COVID-19 has disproportionately impacted people of color, and they are “suffering and dying from COVID-19 at greater rates than the general population.”1 Underserved communities continue to be ignored by population-level health interventions, worsening health disparities. In an effort to reach communities of color in St. Louis, PrepareSTL, a “collaborative, community-led campaign” aims to assist these communities with “accessible information and resources to stop the spread of the coronavirus among the target audiences and help these communities survive the virus’ adverse social and economic impacts.”1

The PrepareSTL campaign is the result of a collaborative effort of the City of St. Louis Health Department and St. Louis County Department of Public Health, together with the St. Louis Regional Health Commission, St. Louis Integrated Health Network, St. Louis Community Health Worker Coalition, Alive and Well Communities, and the St. Louis Mental Health Board.1

PrepareSTL built community outreach infrastructure to address ongoing needs and racial disparities. The campaign’s unique management approach built a network of organizations and individuals, rooted in trust and genuine care.

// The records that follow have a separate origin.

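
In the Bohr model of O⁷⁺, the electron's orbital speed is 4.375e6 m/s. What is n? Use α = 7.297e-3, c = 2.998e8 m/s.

v_n = Zαc/n ⇒ n = Zαc/v = 8 × 0.007297 × 2.998e8 / 4.375e6 ≈ 4.00
n = 4

4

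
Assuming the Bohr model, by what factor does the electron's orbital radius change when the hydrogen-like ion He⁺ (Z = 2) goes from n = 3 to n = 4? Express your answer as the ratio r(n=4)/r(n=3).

16/9

r ∝ Z^-1 · n^2; with Z fixed, r ∝ n^2.
r(n=4)/r(n=3) = (4/3)^2 = 16/9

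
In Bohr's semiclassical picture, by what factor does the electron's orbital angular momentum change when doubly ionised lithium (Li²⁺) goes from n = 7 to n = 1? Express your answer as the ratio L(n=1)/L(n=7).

1/7

L = nℏ depends only on n, so L ∝ n.
L(n=1)/L(n=7) = (1/7)^1 = 1/7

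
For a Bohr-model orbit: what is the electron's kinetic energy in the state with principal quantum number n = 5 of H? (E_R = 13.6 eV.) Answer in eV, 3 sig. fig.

For a Coulomb orbit the virial theorem gives K = −E_n.
E_n = −E_R·Z²/n², so K = E_R·Z²/n² = 13.6 × 1²/5² = 0.544 eV

0.544 eV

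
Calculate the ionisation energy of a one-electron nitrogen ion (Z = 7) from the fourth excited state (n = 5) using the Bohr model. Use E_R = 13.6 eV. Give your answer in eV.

E_n = −E_R·Z²/n² = −13.6 × 7²/5² eV = -26.7 eV
Ionisation energy = −E_n = 26.7 eV

26.7 eV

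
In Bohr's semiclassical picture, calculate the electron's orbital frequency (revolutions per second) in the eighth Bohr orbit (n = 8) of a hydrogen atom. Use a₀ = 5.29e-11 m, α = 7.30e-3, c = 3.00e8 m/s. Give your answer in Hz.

1.29e13 Hz

r = n²a₀/Z = 3.39e-9 m, v = Zαc/n = 2.74e5 m/s
f = v/(2πr) = 1.29e13 Hz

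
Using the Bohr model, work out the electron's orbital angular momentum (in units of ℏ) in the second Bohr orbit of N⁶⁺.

L_n = nℏ, so L/ℏ = n = 2.

2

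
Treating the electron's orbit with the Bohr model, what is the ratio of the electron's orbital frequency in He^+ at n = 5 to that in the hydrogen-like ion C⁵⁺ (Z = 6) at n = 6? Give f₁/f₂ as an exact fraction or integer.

24/125

f ∝ Z^2 · n^-3
f₁/f₂ = (2/6)^2 · (5/6)^-3 = 24/125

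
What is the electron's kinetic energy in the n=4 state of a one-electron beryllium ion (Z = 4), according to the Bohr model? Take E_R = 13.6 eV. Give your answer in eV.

For a Coulomb orbit the virial theorem gives K = −E_n.
E_n = −E_R·Z²/n², so K = E_R·Z²/n² = 13.6 × 4²/4² = 13.6 eV

13.6 eV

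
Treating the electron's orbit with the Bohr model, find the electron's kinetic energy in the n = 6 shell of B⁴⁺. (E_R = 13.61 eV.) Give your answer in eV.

For a Coulomb orbit the virial theorem gives K = −E_n.
E_n = −E_R·Z²/n², so K = E_R·Z²/n² = 13.61 × 5²/6² = 9.451 eV

9.451 eV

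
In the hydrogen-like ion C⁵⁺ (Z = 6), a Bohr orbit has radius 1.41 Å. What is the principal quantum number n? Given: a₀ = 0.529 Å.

r_n = n²a₀/Z ⇒ n² = rZ/a₀ = 1.41 × 6 / 0.529 ≈ 15.99
n = 4

4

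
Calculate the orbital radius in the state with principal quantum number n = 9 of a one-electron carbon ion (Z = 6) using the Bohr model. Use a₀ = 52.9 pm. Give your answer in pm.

714 pm

r_n = n²a₀/Z = 9² × 52.9 / 6
    = 81 × 52.9 / 6 = 714 pm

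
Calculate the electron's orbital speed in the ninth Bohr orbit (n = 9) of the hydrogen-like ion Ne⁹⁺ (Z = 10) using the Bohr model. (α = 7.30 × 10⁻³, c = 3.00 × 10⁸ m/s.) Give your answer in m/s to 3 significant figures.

2.43 × 10⁶ m/s

v_n = Zαc/n = 10 × 0.00730 × 3.00 × 10⁸ / 9
    = 2.43 × 10⁶ m/s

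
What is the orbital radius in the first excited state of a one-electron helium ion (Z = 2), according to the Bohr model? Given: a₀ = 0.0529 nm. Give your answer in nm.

0.106 nm

r_n = n²a₀/Z = 2² × 0.0529 / 2
    = 4 × 0.0529 / 2 = 0.106 nm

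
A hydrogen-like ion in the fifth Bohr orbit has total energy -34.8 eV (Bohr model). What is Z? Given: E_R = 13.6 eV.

E_n = −E_R Z²/n² ⇒ Z² = −E_n n²/E_R = 34.8 × 5² / 13.6 ≈ 63.97
Z = 8

8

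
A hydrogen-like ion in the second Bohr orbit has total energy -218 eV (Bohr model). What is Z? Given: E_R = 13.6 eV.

E_n = −E_R Z²/n² ⇒ Z² = −E_n n²/E_R = 218 × 2² / 13.6 ≈ 64.12
Z = 8

8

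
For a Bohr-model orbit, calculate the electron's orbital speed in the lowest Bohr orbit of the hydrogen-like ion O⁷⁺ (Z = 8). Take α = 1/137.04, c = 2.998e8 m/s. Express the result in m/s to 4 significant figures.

v_n = Zαc/n = 8 × 0.007297 × 2.998e8 / 1
    = 1.750e7 m/s

1.750e7 m/s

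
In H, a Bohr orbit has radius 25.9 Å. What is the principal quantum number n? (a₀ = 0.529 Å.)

7

r_n = n²a₀/Z ⇒ n² = rZ/a₀ = 25.9 × 1 / 0.529 ≈ 48.96
n = 7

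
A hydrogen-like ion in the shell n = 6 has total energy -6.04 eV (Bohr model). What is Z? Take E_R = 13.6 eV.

4

E_n = −E_R Z²/n² ⇒ Z² = −E_n n²/E_R = 6.04 × 6² / 13.6 ≈ 15.99
Z = 4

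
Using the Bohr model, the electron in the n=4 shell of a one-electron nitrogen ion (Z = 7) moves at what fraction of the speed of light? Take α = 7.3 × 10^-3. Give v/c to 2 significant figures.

v_n = Zαc/n, so v/c = Zα/n = 7 × 0.0073 / 4 = 0.013

0.013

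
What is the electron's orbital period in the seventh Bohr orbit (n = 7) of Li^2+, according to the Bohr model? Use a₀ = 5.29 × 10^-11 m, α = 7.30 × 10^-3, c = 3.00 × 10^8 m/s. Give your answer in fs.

5.78 fs

r = n²a₀/Z = 7²·5.29 × 10^-11/3 = 8.64 × 10^-10 m
v = Zαc/n = 3·0.00730·3.00 × 10^8/7 = 9.39 × 10^5 m/s
T = 2πr/v = 5.78 × 10^-15 s = 5.78 fs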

“Lessons Learned from Community-Driven Responsiveness during Covid-19″, a research study on the success of PrepareSTL which has been published in the Saint Louis University School of Law’s Journal of Health Law & Policy, identifies PrepareSTL’s best practices and unique characteristics as a community-centered response to COVID-19. Specifically, the study describes communication and management strategies that establish an innovative model of equity-centered, community-driven public health outreach.

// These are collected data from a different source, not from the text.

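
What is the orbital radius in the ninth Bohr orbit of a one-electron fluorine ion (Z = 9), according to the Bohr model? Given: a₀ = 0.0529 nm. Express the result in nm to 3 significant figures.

r_n = n²a₀/Z = 9² × 0.0529 / 9
    = 81 × 0.0529 / 9 = 0.476 nm

0.476 nm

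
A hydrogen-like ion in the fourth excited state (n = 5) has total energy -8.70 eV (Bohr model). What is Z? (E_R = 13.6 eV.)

4

E_n = −E_R Z²/n² ⇒ Z² = −E_n n²/E_R = 8.70 × 5² / 13.6 ≈ 15.99
Z = 4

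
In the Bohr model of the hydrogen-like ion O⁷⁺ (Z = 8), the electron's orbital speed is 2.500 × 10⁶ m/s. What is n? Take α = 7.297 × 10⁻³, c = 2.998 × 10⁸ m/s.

7

v_n = Zαc/n ⇒ n = Zαc/v = 8 × 0.007297 × 2.998 × 10⁸ / 2.500 × 10⁶ ≈ 7.00
n = 7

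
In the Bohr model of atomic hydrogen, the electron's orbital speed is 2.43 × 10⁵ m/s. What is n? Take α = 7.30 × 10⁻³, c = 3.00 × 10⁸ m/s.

9

v_n = Zαc/n ⇒ n = Zαc/v = 1 × 0.00730 × 3.00 × 10⁸ / 2.43 × 10⁵ ≈ 9.01
n = 9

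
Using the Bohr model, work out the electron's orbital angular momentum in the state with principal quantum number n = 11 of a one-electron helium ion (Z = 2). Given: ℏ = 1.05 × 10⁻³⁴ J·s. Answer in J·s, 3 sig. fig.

1.16 × 10⁻³³ J·s

L_n = nℏ = 11 × 1.05 × 10⁻³⁴ = 1.16 × 10⁻³³ J·s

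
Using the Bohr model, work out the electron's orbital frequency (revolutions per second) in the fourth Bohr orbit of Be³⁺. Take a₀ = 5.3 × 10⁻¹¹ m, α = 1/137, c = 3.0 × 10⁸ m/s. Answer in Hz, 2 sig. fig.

1.6 × 10¹⁵ Hz

r = n²a₀/Z = 2.1 × 10⁻¹⁰ m, v = Zαc/n = 2.2 × 10⁶ m/s
f = v/(2πr) = 1.6 × 10¹⁵ Hz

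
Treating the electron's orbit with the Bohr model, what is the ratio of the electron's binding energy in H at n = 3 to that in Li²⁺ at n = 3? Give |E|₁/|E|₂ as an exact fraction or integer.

|E| ∝ Z^2 · n^-2
|E|₁/|E|₂ = (1/3)^2 · (3/3)^-2 = 1/9

1/9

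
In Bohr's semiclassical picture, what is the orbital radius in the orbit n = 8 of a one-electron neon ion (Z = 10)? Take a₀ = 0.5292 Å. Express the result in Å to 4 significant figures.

3.387 Å

r_n = n²a₀/Z = 8² × 0.5292 / 10
    = 64 × 0.5292 / 10 = 3.387 Å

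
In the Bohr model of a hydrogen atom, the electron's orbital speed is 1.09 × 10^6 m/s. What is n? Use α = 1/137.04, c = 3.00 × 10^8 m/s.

2

v_n = Zαc/n ⇒ n = Zαc/v = 1 × 0.00730 × 3.00 × 10^8 / 1.09 × 10^6 ≈ 2.01
n = 2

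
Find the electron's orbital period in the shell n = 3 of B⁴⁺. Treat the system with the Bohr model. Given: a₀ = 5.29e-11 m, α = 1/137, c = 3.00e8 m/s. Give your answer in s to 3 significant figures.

1.64e-16 s

r = n²a₀/Z = 3²·5.29e-11/5 = 9.52e-11 m
v = Zαc/n = 5·0.00730·3.00e8/3 = 3.65e6 m/s
T = 2πr/v = 1.64e-16 s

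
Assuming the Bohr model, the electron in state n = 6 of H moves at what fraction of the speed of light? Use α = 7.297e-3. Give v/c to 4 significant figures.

0.001216

v_n = Zαc/n, so v/c = Zα/n = 1 × 0.007297 / 6 = 0.001216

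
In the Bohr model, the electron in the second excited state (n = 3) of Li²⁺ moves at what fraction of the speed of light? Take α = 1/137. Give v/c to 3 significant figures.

v_n = Zαc/n, so v/c = Zα/n = 3 × 0.00730 / 3 = 0.00730

0.00730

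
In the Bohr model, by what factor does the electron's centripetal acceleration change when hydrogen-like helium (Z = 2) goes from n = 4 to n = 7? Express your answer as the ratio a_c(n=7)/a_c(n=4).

256/2401

a_c ∝ Z^3 · n^-4; with Z fixed, a_c ∝ n^-4.
a_c(n=7)/a_c(n=4) = (7/4)^-4 = 256/2401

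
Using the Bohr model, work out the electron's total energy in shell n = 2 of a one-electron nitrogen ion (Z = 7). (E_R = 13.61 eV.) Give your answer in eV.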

“Through a combination of content and narrative analysis, the research team identified several key strategies that led to the success of the campaign. These methods included pairing broad media messaging with personal outreach, engaging community champions as campaign messengers, centering relationships and trusting Black and Brown leadership at all campaign levels, and creating a highly responsive, community-driven management structure. Combined, these factors allowed the campaign to not only respond to urgent COVID-19-related needs, but also to build community outreach infrastructure to address ongoing needs for communities of color in the St. Louis region.”1

One community organizer shared: “This has been an opportunity to be able to learn how those tables work. To be able to sit down and be around powerful people, with powerful voices, who make impacts in ways that I’m just learning how to do….These decisions affect the people that I live with and care for. It has been a transition.”

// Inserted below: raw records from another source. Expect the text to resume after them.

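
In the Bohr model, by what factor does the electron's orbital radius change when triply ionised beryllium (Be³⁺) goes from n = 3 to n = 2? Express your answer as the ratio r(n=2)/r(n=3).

4/9

r ∝ Z^-1 · n^2; with Z fixed, r ∝ n^2.
r(n=2)/r(n=3) = (2/3)^2 = 4/9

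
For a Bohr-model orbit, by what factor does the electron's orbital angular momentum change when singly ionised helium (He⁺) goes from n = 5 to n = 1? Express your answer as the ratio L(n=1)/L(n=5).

1/5

L = nℏ depends only on n, so L ∝ n.
L(n=1)/L(n=5) = (1/5)^1 = 1/5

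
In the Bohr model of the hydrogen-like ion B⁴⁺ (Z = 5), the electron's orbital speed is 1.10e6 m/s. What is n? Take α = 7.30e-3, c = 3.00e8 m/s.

v_n = Zαc/n ⇒ n = Zαc/v = 5 × 0.00730 × 3.00e8 / 1.10e6 ≈ 9.95
n = 10

10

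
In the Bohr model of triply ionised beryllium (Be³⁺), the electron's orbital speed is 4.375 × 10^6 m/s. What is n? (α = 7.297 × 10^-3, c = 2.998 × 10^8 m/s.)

v_n = Zαc/n ⇒ n = Zαc/v = 4 × 0.007297 × 2.998 × 10^8 / 4.375 × 10^6 ≈ 2.00
n = 2

2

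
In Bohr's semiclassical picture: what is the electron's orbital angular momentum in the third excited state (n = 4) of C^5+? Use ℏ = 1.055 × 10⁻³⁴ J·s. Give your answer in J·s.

L_n = nℏ = 4 × 1.055 × 10⁻³⁴ = 4.220 × 10⁻³⁴ J·s

4.220 × 10⁻³⁴ J·s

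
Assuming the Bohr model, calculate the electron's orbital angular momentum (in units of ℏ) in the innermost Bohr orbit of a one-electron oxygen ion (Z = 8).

1

L_n = nℏ, so L/ℏ = n = 1.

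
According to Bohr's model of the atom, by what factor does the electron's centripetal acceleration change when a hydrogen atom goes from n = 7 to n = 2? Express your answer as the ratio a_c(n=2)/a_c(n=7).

2401/16

a_c ∝ Z^3 · n^-4; with Z fixed, a_c ∝ n^-4.
a_c(n=2)/a_c(n=7) = (2/7)^-4 = 2401/16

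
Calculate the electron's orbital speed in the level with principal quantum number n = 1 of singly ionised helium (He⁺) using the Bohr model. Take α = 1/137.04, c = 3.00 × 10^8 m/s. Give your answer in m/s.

4.38 × 10^6 m/s

v_n = Zαc/n = 2 × 0.00730 × 3.00 × 10^8 / 1
    = 4.38 × 10^6 m/s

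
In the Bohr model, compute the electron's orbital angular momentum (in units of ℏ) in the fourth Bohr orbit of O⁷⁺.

L_n = nℏ, so L/ℏ = n = 4.

4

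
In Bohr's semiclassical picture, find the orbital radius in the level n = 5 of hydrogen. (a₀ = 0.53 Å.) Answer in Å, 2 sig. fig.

13 Å

r_n = n²a₀/Z = 5² × 0.53 / 1
    = 25 × 0.53 / 1 = 13 Å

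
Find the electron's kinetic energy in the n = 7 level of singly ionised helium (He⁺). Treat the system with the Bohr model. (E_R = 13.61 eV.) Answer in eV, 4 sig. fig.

1.111 eV

For a Coulomb orbit the virial theorem gives K = −E_n.
E_n = −E_R·Z²/n², so K = E_R·Z²/n² = 13.61 × 2²/7² = 1.111 eV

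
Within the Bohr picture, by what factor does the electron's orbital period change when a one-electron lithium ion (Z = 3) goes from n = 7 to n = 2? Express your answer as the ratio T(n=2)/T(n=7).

8/343

T ∝ Z^-2 · n^3; with Z fixed, T ∝ n^3.
T(n=2)/T(n=7) = (2/7)^3 = 8/343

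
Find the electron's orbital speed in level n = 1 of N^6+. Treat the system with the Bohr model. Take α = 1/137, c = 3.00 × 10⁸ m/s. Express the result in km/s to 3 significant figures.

v_n = Zαc/n = 7 × 0.00730 × 3.00 × 10⁸ / 1
    = 1.53 × 10⁴ km/s

1.53 × 10⁴ km/s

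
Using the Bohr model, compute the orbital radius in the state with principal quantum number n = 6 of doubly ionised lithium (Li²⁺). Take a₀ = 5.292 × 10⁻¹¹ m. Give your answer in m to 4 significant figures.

r_n = n²a₀/Z = 6² × 5.292 × 10⁻¹¹ / 3
    = 36 × 5.292 × 10⁻¹¹ / 3 = 6.350 × 10⁻¹⁰ m

6.350 × 10⁻¹⁰ m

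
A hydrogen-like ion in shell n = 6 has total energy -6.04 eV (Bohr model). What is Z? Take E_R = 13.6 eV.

E_n = −E_R Z²/n² ⇒ Z² = −E_n n²/E_R = 6.04 × 6² / 13.6 ≈ 15.99
Z = 4

4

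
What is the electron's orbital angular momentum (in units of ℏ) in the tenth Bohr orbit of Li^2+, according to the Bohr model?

L_n = nℏ, so L/ℏ = n = 10.

10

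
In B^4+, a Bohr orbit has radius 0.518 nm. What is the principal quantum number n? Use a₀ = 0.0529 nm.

7

r_n = n²a₀/Z ⇒ n² = rZ/a₀ = 0.518 × 5 / 0.0529 ≈ 48.96
n = 7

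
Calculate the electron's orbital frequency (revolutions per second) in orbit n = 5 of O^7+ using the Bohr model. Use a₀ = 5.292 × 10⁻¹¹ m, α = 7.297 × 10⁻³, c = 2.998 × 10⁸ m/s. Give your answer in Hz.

3.369 × 10¹⁵ Hz

r = n²a₀/Z = 1.654 × 10⁻¹⁰ m, v = Zαc/n = 3.500 × 10⁶ m/s
f = v/(2πr) = 3.369 × 10¹⁵ Hz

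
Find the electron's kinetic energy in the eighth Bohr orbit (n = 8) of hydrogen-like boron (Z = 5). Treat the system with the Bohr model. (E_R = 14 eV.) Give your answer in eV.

5.5 eV

For a Coulomb orbit the virial theorem gives K = −E_n.
E_n = −E_R·Z²/n², so K = E_R·Z²/n² = 14 × 5²/8² = 5.5 eV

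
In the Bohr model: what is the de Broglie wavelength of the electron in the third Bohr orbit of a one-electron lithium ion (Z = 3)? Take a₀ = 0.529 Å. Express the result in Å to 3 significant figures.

The Bohr quantisation condition is nλ = 2πr_n.
r_n = n²a₀/Z = 1.59 Å
λ = 2πr_n/n = 2π·1.59/3 = 3.32 Å

3.32 Å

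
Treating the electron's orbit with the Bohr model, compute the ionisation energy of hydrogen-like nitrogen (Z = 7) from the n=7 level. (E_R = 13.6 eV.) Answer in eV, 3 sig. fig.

13.6 eV

E_n = −E_R·Z²/n² = −13.6 × 7²/7² eV = -13.6 eV
Ionisation energy = −E_n = 13.6 eV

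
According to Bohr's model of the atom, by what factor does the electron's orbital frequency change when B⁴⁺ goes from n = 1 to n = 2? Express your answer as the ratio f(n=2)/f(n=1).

f ∝ Z^2 · n^-3; with Z fixed, f ∝ n^-3.
f(n=2)/f(n=1) = (2/1)^-3 = 1/8

1/8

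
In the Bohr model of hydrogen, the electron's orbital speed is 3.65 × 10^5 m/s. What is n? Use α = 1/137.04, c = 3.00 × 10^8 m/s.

v_n = Zαc/n ⇒ n = Zαc/v = 1 × 0.00730 × 3.00 × 10^8 / 3.65 × 10^5 ≈ 6.00
n = 6

6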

Another community leader stated, “It encourages me to want to go out, and do more education, community health education, and kind of go from there.”

Citations:

  1. Amanda Harris, Brittini “Ree Belle” Gray, Ciearra Walker & Melinique W. Castellanos, Lessons Learned from Community-Driven Responsiveness During COVID-19, 14 St. Louis U. J. Health L. & Pol’y (2021).
    Available at: https://scholarship.law.slu.edu/jhlp/vol14/iss2/11

Comments

  1. 1
    Mary Ann Cook on December 3, 2021

    I was able to watch some of the presentation on my phone yesterday limited by my poor connection. But what I heard confirms everything I know and trust about the current RHC leadership and staff. You know what is right to do, and you do it. I continue to be so impressed by your work.